Description:This book looks at multiagent systems that consist of teams of autonomous agentsacting in real-time, noisy, collaborative, and adversarial environments. The book makes four maincontributions to the fields of machine learning and multiagent systems.First, it describes anarchitecture within which a flexible team structure allows member agents to decompose a task intoflexible roles and to switch roles while acting. Second, it presents layered learning, ageneral-purpose machine-learning method for complex domains in which learning a mapping directlyfrom agents' sensors to their actuators is intractable with existing machine-learning methods.Third, the book introduces a new multiagent reinforcement learning algorithm--team-partitioned,opaque-transition reinforcement learning (TPOT-RL)--designed for domains in which agents cannotnecessarily observe the state-changes caused by other agents' actions. The final contribution is afully functioning multiagent system that incorporates learning in a real-time, noisy domain withteammates and adversaries--a computer-simulated robotic soccer team.Peter Stone's work is the basisfor the CMUnited Robotic Soccer Team, which has dominated recent RoboCup competitions. RoboCup notonly helps roboticists to prove their theories in a realistic situation, but has drawn considerablepublic and professional attention to the field of intelligent robotics. The CMUnited team won the1999 Stockholm simulator competition, outscoring its opponents by the rather impressive cumulativescore of 110-0.We have made it easy for you to find a PDF Ebooks without any digging. And by having access to our ebooks online or by storing it on your computer, you have convenient answers with Layered Learning in Multiagent Systems: A Winning Approach to Robotic Soccer. To get started finding Layered Learning in Multiagent Systems: A Winning Approach to Robotic Soccer, you are right to find our website which has a comprehensive collection of manuals listed. Our library is the biggest of these that have literally hundreds of thousands of different products represented.
Pages
—
Format
PDF, EPUB & Kindle Edition
Publisher
—
Release
—
ISBN
0262264609
Layered Learning in Multiagent Systems: A Winning Approach to Robotic Soccer
Description: This book looks at multiagent systems that consist of teams of autonomous agentsacting in real-time, noisy, collaborative, and adversarial environments. The book makes four maincontributions to the fields of machine learning and multiagent systems.First, it describes anarchitecture within which a flexible team structure allows member agents to decompose a task intoflexible roles and to switch roles while acting. Second, it presents layered learning, ageneral-purpose machine-learning method for complex domains in which learning a mapping directlyfrom agents' sensors to their actuators is intractable with existing machine-learning methods.Third, the book introduces a new multiagent reinforcement learning algorithm--team-partitioned,opaque-transition reinforcement learning (TPOT-RL)--designed for domains in which agents cannotnecessarily observe the state-changes caused by other agents' actions. The final contribution is afully functioning multiagent system that incorporates learning in a real-time, noisy domain withteammates and adversaries--a computer-simulated robotic soccer team.Peter Stone's work is the basisfor the CMUnited Robotic Soccer Team, which has dominated recent RoboCup competitions. RoboCup notonly helps roboticists to prove their theories in a realistic situation, but has drawn considerablepublic and professional attention to the field of intelligent robotics.
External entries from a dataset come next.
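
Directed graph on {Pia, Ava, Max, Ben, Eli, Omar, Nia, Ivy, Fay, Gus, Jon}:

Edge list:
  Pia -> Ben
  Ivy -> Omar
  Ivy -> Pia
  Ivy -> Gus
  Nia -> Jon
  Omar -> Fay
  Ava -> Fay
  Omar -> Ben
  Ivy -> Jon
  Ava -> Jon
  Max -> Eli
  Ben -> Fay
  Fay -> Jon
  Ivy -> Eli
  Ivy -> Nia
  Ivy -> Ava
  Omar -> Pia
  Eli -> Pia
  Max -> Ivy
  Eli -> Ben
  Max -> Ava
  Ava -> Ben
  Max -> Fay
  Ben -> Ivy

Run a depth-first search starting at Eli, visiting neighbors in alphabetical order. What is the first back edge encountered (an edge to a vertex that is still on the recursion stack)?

Ava->Ben

DFS from Eli (visiting neighbors in alphabetical order); mark gray on enter, black on exit:
Eli gray
  Ben gray
    Fay gray
      Jon gray
      Jon black
    Fay black
    Ivy gray
      Ava gray
        Ava→Ben: Ben is gray → back edge
First back edge: Ava → Ben.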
The CMUnited team won the1999 Stockholm simulator competition, outscoring its opponents by the rather impressive cumulativescore of 110-0.We have made it easy for you to find a PDF Ebooks without any digging. And by having access to our ebooks online or by storing it on your computer, you have convenient answers with Layered Learning in Multiagent Systems: A Winning Approach to Robotic Soccer. To get started finding Layered Learning in Multiagent Systems: A Winning Approach to Robotic Soccer, you are right to find our website which has a comprehensive collection of manuals listed. Our library is the biggest of these that have literally hundreds of thousands of different products represented.